High winds are blowing across America, and they are fanning fires from coast to coast. These fires are destroying the lives and property of people from California to Maine and making the future bleak for rich and poor alike. Property insurance rates are sky-high, and some places (Miami Beach?) may soon become simply unlivable.
This year is set to be declared the hottest in human history since such record keeping began. While this declaration refers to temperature changes and their accompanying disasters, the changes in our cultural and political climate are no less inflammatory.
Political pundits are already eagerly discussing the changes in our political and cultural patterns. Those on the left of the spectrum are both stunned and dismayed by the willingness of so many Americans to vote for a person of such debased moral character as Donald Trump.
One Facebook user suggested that many Trump voters traded their soul for lower egg prices. Another former neighbor of mine, now living in Indiana, put his house up for sale, telling us that, since he couldn’t afford to go to Canada, he was moving to Illinois, a blue state, to be safe.
Trump voters are elated at the extent of his victory, and some celebrate this in joyful nastiness. My final Democratic column on Nov 8 elicited this anonymous email in which I was called a woke liar and then added: “tell the doc that you have Trump derangement syndrome. He’ll know what meds the snowflakes are taking these days for their self-induced psychosis. At the end of your stint, you were worse than that last guy Ward. I just thought he was a crazy bastard, but you certainly outdone him there at the end. Good luck in your recovery and remember... M A G A !!”
I do, however, have Republican friends who did not vote for Trump, recognizing the dangerous changes that the new administration will soon be making to our government, and the great pain this will bring to many of our citizens as the members of the Project 2025 gang begin to reduce many services and new tariffs trigger more inflation instead of lower egg prices.
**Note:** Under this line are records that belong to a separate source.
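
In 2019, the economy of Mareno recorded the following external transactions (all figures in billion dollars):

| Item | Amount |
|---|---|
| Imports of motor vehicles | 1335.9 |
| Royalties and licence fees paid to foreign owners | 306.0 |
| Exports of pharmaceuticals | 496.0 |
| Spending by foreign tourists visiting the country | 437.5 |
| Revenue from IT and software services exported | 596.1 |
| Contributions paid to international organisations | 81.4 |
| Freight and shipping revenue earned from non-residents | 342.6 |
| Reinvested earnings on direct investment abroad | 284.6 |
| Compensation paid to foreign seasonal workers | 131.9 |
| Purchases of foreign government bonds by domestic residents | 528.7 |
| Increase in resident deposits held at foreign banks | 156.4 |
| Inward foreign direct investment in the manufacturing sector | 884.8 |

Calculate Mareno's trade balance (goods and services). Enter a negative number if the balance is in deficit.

230.3

Goods: 496.0 - 1335.9 = -839.9
Services: -306.0 + 596.1 + 437.5 + 342.6 = 1070.2
Trade balance = -839.9 + 1070.2 = 230.3
(Excluded from the trade balance — secondary income: contributions paid to international organisations 81.4; primary income: reinvested earnings on direct investment abroad 284.6, compensation paid to foreign seasonal workers 131.9; financial account: purchases of foreign government bonds by domestic residents 528.7, increase in resident deposits held at foreign banks 156.4, inward foreign direct investment in the manufacturing sector 884.8.)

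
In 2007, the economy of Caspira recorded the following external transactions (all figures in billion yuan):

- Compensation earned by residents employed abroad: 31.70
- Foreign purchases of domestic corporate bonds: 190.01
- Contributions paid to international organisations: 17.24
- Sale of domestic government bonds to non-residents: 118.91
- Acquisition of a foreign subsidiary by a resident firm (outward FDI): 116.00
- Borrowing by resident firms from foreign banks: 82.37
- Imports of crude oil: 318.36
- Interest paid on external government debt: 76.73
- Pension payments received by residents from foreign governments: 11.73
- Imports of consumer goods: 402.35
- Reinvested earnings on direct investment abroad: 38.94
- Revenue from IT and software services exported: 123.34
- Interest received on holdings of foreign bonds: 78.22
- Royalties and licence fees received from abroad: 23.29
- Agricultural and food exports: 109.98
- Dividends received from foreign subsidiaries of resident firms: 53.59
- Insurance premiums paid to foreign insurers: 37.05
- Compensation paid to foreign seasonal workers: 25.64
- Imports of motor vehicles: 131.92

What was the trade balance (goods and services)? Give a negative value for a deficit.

Goods: -131.92 - 402.35 + 109.98 - 318.36 = -742.65
Services: 23.29 - 37.05 + 123.34 = 109.58
Trade balance = -742.65 + 109.58 = -633.07
(Excluded from the trade balance — primary income: compensation earned by residents employed abroad 31.70, interest paid on external government debt 76.73, reinvested earnings on direct investment abroad 38.94, interest received on holdings of foreign bonds 78.22, dividends received from foreign subsidiaries of resident firms 53.59, compensation paid to foreign seasonal workers 25.64; financial account: foreign purchases of domestic corporate bonds 190.01, sale of domestic government bonds to non-residents 118.91, acquisition of a foreign subsidiary by a resident firm (outward FDI) 116.00, borrowing by resident firms from foreign banks 82.37; secondary income: contributions paid to international organisations 17.24, pension payments received by residents from foreign governments 11.73.)

-633.07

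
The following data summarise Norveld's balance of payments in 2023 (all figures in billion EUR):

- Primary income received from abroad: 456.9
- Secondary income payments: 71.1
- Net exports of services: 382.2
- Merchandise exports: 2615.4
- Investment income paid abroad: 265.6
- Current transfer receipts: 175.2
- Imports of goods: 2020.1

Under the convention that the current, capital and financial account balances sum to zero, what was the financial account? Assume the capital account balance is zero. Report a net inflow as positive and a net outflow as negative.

Goods balance = 2615.4 - 2020.1 = 595.3
Services balance = 382.2
Trade balance (goods + services) = 595.3 + 382.2 = 977.5
Net primary income = 456.9 - 265.6 = 191.3
Net secondary income = 175.2 - 71.1 = 104.1
Current account = 977.5 + 191.3 + 104.1 = 1272.9
Financial account = -(1272.9) = -1272.9

-1272.9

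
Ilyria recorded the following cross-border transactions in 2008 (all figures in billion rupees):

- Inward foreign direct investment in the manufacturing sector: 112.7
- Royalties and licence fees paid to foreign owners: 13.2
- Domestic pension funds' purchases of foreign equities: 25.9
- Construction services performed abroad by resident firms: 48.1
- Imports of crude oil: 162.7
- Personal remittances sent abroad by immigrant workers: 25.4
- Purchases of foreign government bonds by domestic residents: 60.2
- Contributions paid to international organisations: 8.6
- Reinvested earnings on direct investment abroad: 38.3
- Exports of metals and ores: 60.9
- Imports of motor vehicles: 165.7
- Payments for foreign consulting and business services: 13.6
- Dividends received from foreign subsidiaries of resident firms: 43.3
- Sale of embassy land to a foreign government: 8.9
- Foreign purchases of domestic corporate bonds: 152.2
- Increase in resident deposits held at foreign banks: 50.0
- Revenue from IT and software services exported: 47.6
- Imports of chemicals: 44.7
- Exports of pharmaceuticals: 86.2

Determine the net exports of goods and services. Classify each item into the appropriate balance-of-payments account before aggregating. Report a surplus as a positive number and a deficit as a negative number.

-157.1

Goods: -44.7 - 165.7 + 60.9 + 86.2 - 162.7 = -226.0
Services: 48.1 - 13.2 + 47.6 - 13.6 = 68.9
Trade balance = -226.0 + 68.9 = -157.1
(Excluded from the trade balance — financial account: inward foreign direct investment in the manufacturing sector 112.7, domestic pension funds' purchases of foreign equities 25.9, purchases of foreign government bonds by domestic residents 60.2, foreign purchases of domestic corporate bonds 152.2, increase in resident deposits held at foreign banks 50.0; secondary income: personal remittances sent abroad by immigrant workers 25.4, contributions paid to international organisations 8.6; primary income: reinvested earnings on direct investment abroad 38.3, dividends received from foreign subsidiaries of resident firms 43.3; capital account: sale of embassy land to a foreign government 8.9.)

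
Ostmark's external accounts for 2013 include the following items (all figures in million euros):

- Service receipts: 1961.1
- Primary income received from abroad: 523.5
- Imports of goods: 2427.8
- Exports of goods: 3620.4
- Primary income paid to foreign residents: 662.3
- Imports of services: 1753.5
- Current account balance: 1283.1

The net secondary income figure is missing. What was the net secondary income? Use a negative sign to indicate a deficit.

21.7

Current account = goods balance + services balance + net primary income + net secondary income
Sum of the known components = 1261.4
Net secondary income = CA - (known components) = 1283.1 - 1261.4 = 21.7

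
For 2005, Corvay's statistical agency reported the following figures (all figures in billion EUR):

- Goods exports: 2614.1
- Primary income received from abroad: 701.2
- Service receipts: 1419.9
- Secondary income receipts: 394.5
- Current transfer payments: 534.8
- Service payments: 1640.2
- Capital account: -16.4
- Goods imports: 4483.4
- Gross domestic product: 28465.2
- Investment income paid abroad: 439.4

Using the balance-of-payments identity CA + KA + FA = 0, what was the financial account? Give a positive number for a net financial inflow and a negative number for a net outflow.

1984.5

Goods balance = 2614.1 - 4483.4 = -1869.3
Services balance = 1419.9 - 1640.2 = -220.3
Trade balance (goods + services) = -1869.3 + (-220.3) = -2089.6
Net primary income = 701.2 - 439.4 = 261.8
Net secondary income = 394.5 - 534.8 = -140.3
Current account = -2089.6 + 261.8 + (-140.3) = -1968.1
Financial account = -(-1968.1 + (-16.4)) = 1984.5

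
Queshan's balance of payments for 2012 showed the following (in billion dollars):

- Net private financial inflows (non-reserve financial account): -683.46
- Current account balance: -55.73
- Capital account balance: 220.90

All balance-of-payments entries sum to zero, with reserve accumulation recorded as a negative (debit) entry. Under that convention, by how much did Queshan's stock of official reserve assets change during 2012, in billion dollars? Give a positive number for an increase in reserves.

Official reserve transactions balance = -((-55.73) + 220.90 + (-683.46)) = 518.29
An accumulation of reserves is recorded as a debit (negative entry), so the change in the stock of reserves is the negative of that balance.
Change in official reserves = -(518.29) = -518.29

-518.29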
What is most interesting about these two existential (yes, I still use this word) crises we face is that so far there is less outcry than I would have expected in the commercial press about the environmental or the cultural-political changes to come.
This is understandable as Democrats are processing this major defeat and those who elected Trump have not yet understood that his election was about much more than inflation and the border.
The MAGA plan is to change America dramatically—its culture and its political system. Time will make that clear.